Embassy's Arabic Tweets Were Even Worse

Embassy's Arabic Tweets Were Even Worse

The U.S. embassy in Cairo issued apologetic statements on 9/11–both before and during attacks by a radical mob. Those statements, condemning the supposed abuse of free speech by Americans who had criticized Islam, were later disavowed by the White House–though affirmed by the State Department–and the tweets deleted. While controversy has focused on the English tweets, the embassy’s Arabic tweets were even more craven.

Raymond Stock, Shillman/Ginsburg Writing Fellow at the Middle East Forum, told Breitbart News:

Except for one Arabic tweet which said that consular services will be closed on September 12 due to the demonstrations, and another that praised the patriotism of Americans on September 11, 2001, there was really no mention of what was actually happening in Cairo that day. 

Rather, the Arabic tweets repeatedly condemn “religious incitement,” understood to be entirely on the side of the unnamed filmmakers, not the howling fanatics that invaded the compound, who represent an ideology that wants to subjugate all of Egypt’s Christians or drive them out altogether.  Some of them have been removed, like this one:  

“We vehemently reject the actions of those who abuse the worldwide right to freedom of expression in order to injure the religious beliefs of others.”  

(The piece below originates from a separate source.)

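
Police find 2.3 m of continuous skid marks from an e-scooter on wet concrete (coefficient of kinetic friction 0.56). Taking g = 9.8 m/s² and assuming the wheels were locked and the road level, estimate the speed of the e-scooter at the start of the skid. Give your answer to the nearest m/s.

Deceleration a = μg = 0.56 × 9.8 = 5.488 m/s².
v = √(2a·d) = √(2 × 5.488 × 2.3) = √25.245 = 5.0244 m/s.

Initial speed ≈ 5 m/s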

نحن نرفض بشدة أفعال من يسيئون استخدام الحق العالمي لحرية التعبير للإساءة للمعتقدات الدينية للآخرين 

Another one (still there at time of writing, that was posted at 19h), asserts: 

إن الحق العالمي لحرية التعبير أيضا يعطينا الحق في انتقاد الأعمال المضلَلة وغير الواعية 

So rather than defend American values, the official representatives of Hillary Clinton’s State Department deliberately stoked (or better yet, stroked) the opportunistic Islamist sense of grievance in the interest of appeasement.